PySpark distinct vs dropDuplicates

Naveen Nelamali

2 years ago

What is the difference between PySpark distinct() vs dropDuplicates() methods? Both these methods are used to drop duplicate rows from the DataFrame and return DataFrame with unique values. The main difference is distinct() performs on all columns whereas dropDuplicates() is used on selected columns.

PySpark distinct()
PySpark dropDuplicates()

1. Differences Between PySpark distinct vs dropDuplicates

The main difference between distinct() vs dropDuplicates() functions in PySpark are the former is used to select distinct rows from all columns of the DataFrame and the latter is used select distinct on selected columns.

Let’s create a DataFrame and run some examples to understand the differences.


# Import
from pyspark.sql import SparkSession
spark = SparkSession.builder.appName('SparkByExamples.com').getOrCreate()

# Prepare data
data = [("James", "Sales", 3000), \
    ("Michael", "Sales", 4600), \
    ("Robert", "Sales", 4600), \
    ("James", "Sales", 3000)
  ]
columns= ["employee_name", "department", "salary"]

# Create DataFrame
df = spark.createDataFrame(data = data, schema = columns)
df.printSchema()
df.show(truncate=False)

Yields below output.

2. PySpark distinct()

pyspark.sql.DataFrame.distinct() is used to get the unique rows from all the columns from DataFrame. This function doesn’t take any argument and by default applies distinct on all columns.

2.1 distinct Syntax

Following is the syntax on PySpark distinct. Returns a new DataFrame containing the distinct rows in this DataFrame


# Syntax
DataFrame.distinct()

2.2 distinct Example

Let’s see an example


# Using distinct()
distinctDF = df.distinct()
distinctDF.show(truncate=False)

3. PySpark dropDuplicates

pyspark.sql.DataFrame.dropDuplicates() method is used to drop the duplicate rows from the single or multiple columns. It returns a new DataFrame with duplicate rows removed, when columns are used as arguments, it only considers the selected columns.

3.1 dropDuplicate Syntax

drop_duplicates() is an alias for dropDuplicates().


# Syntax
DataFrame.dropDuplicates(subset=None)

3.2 dropDuplicates() Example

Let’s see an example.


# Using dropDuplicates on multiple columns
dropDisDF = df.dropDuplicates(["department","salary"])
dropDisDF.show(truncate=False)

# Using dropDuplicates on single column
dropDisDF = df.dropDuplicates(["salary"]).select("salary")
dropDisDF.show(truncate=False)
print(dropDisDF.collect())

4. Complete Example of distinct vs dropDuplicates

Following is a complete example of demonstrating the difference between distinct vs dropDuplicates functions.

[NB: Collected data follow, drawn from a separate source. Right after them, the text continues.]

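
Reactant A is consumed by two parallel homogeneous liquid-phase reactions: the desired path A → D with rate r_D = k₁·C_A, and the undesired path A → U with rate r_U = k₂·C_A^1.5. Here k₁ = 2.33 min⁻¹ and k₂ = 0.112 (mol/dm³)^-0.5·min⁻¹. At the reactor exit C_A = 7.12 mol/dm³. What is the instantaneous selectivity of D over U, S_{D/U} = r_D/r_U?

7.80

S_{D/U} = r_D/r_U = (k₁·C_A)/(k₂·C_A^1.5) = (k₁/k₂)·C_A^-0.5.
= (2.33×7.120) / (0.112×7.120^1.5) = 16.59/2.128 = 7.80.
The undesired path is higher order in A, so low C_A (CSTR or dilute feed) favours D.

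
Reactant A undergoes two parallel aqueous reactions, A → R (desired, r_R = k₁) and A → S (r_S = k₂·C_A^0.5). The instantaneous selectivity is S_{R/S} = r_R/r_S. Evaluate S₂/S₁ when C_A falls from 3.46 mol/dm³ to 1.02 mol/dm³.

S_{R/S} = (k₁/k₂)·C_A^-0.5, so S₂/S₁ = (C_{A,2}/C_{A,1})^-0.5.
= (1.02/3.46)^(-0.5) = (0.2948)^(-0.5) = 1.84.
Selectivity toward R rises as C_A falls — low-concentration operation is favoured.

1.84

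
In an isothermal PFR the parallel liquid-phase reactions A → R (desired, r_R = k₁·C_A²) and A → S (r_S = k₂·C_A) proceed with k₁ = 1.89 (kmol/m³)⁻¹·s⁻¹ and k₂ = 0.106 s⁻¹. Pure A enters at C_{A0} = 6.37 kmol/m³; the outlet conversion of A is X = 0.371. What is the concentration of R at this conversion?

2.34 kmol/m³

C_A = C_{A0}(1−X) = 4.007 kmol/m³.
Along a PFR/batch, dC_S/dC_A = −r_S/(r_R+r_S) = −k₂/(k₂+k₁·C_A).
Integrating from C_{A0} to C_A: C_S = (0.106/1.89)·ln[(0.106+1.89·6.37)/(0.106+1.89·4.01)] = 0.05608·ln(12.15/7.679) = 0.02571 kmol/m³.
Then C_R = (C_{A0}−C_A) − C_S = 2.363 − 0.02571 = 2.338 kmol/m³.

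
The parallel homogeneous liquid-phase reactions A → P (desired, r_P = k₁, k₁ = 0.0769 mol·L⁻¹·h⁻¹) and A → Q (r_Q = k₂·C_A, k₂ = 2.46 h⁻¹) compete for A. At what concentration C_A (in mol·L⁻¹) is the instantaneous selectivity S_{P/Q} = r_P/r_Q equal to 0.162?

0.193 mol·L⁻¹

S_{P/Q} = (k₁/k₂)·C_A⁻¹ ⇒ C_A = (S·k₂/k₁)^(-1).
= (0.162×2.46/0.0769)^(-1) = (5.182)^(-1) = 0.193 mol·L⁻¹.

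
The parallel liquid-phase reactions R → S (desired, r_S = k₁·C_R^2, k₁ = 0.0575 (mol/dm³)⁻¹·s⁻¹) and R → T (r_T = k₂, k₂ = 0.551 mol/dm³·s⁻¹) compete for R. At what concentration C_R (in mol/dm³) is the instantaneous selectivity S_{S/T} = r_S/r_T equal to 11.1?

S_{S/T} = (k₁/k₂)·C_R^2 ⇒ C_R = (S·k₂/k₁)^(0.5).
= (11.1×0.551/0.0575)^(0.5) = (106.4)^(0.5) = 10.3 mol/dm³.

10.3 mol/dm³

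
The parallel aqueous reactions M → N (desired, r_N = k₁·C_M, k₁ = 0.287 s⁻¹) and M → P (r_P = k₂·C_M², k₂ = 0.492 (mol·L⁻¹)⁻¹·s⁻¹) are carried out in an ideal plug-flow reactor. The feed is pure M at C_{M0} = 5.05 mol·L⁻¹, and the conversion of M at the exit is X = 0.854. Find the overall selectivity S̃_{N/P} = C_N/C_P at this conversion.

0.244

C_M = C_{M0}(1−X) = 0.7373 mol·L⁻¹.
Along a PFR/batch, dC_N/dC_M = −r_N/(r_N+r_P) = −k₁/(k₁+k₂·C_M).
Integrating from C_{M0} to C_M: C_N = (0.287/0.492)·ln[(0.287+0.492·5.05)/(0.287+0.492·0.737)] = 0.5833·ln(2.772/0.6498) = 0.8462 mol·L⁻¹.
C_P = (C_{M0}−C_M)−C_N = 3.467 mol·L⁻¹; S̃_{N/P} = 0.8462/3.467 = 0.244.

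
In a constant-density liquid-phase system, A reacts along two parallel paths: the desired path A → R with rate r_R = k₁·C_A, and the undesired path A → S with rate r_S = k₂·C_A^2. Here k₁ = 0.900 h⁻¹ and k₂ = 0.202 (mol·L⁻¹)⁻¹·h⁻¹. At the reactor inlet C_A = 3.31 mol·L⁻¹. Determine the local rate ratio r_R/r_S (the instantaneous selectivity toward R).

S_{R/S} = r_R/r_S = (k₁·C_A)/(k₂·C_A^2) = (k₁/k₂)·C_A⁻¹.
= (0.900×3.310) / (0.202×3.310^2) = 2.979/2.213 = 1.35.
The undesired path is higher order in A, so low C_A (CSTR or dilute feed) favours R.

1.35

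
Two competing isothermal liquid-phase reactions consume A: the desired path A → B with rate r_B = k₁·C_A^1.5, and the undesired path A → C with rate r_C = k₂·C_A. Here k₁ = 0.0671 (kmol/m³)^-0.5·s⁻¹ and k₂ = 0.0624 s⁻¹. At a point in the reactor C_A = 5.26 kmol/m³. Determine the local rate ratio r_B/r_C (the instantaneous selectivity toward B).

S_{B/C} = r_B/r_C = (k₁·C_A^1.5)/(k₂·C_A) = (k₁/k₂)·C_A^0.5.
= (0.0671×5.260^1.5) / (0.0624×5.260) = 0.8095/0.3282 = 2.47.
Since the desired path is higher order in A, keeping C_A high (PFR or concentrated feed) favours B.

2.47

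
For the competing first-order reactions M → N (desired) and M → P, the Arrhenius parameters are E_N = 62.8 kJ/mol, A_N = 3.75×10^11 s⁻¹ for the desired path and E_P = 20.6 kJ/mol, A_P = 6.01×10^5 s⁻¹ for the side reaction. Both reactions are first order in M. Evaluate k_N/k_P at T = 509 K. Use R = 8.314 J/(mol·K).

Since both paths have the same order in M, the concentration cancels and S_{N/P} = k_N/k_P = (A_N/A_P)·exp[(E_P−E_N)/(RT)].
(E_P−E_N)/(RT) = (20.6−62.8)×10³/(8.314×509) = -42200/4232 = -9.972.
k_N/k_P = (3.75×10^11/6.01×10^5)·exp(-9.972) = 6.240×10^5 × 4.669×10^-5 = 29.1.
Since E_N > E_P, raising the temperature improves selectivity toward N.

29.1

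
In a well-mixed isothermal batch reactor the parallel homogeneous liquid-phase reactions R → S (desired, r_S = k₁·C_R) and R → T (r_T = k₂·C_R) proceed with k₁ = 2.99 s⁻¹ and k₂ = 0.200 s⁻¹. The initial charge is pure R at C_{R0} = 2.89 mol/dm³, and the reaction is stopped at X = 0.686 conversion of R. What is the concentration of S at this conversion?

1.86 mol/dm³

C_R = C_{R0}(1−X) = 0.9075 mol/dm³.
Both paths are first order in R, so the instantaneous fraction to S is constant: dC_S/d(−C_R) = k₁/(k₁+k₂) = 0.9373.
C_S = 0.9373·(C_{R0}−C_R) = 0.9373×1.983 = 1.86 mol/dm³.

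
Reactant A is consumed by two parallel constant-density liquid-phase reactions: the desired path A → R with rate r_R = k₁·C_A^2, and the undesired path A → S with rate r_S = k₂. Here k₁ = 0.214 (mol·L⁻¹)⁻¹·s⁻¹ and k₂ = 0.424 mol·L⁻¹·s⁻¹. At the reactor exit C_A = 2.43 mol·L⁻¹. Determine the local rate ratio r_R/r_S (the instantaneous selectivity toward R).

2.98

S_{R/S} = r_R/r_S = (k₁·C_A^2)/(k₂) = (k₁/k₂)·C_A^2.
= (0.214×2.430^2) / (0.424) = 1.264/0.4240 = 2.98.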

# Difference between distinct() vs dropDuplicates()

# Import
from pyspark.sql import SparkSession
spark = SparkSession.builder.appName('SparkByExamples.com').getOrCreate()

# Prepare data
data = [("James", "Sales", 3000), \
    ("Michael", "Sales", 4600), \
    ("Robert", "Sales", 4600), \
    ("James", "Sales", 3000)
  ]
columns= ["employee_name", "department", "salary"]

# Create DataFrame
df = spark.createDataFrame(data = data, schema = columns)
df.printSchema()
df.show(truncate=False)

# Using distinct()
distinctDF = df.distinct()
distinctDF.show(truncate=False)

# Using dropDuplicates()
dropDisDF = df.dropDuplicates(["department","salary"])
dropDisDF.show(truncate=False)

# Using dropDuplicates() on single column
dropDisDF = df.dropDuplicates(["salary"]).select("salary")
dropDisDF.show(truncate=False)
print(dropDisDF.collect())

5. Conclusion

In this article, you have learned what is the difference between PySpark distinct and dropDuplicate functions, both these functions are from DataFrame class and return a DataFrame after eliminating duplicate rows.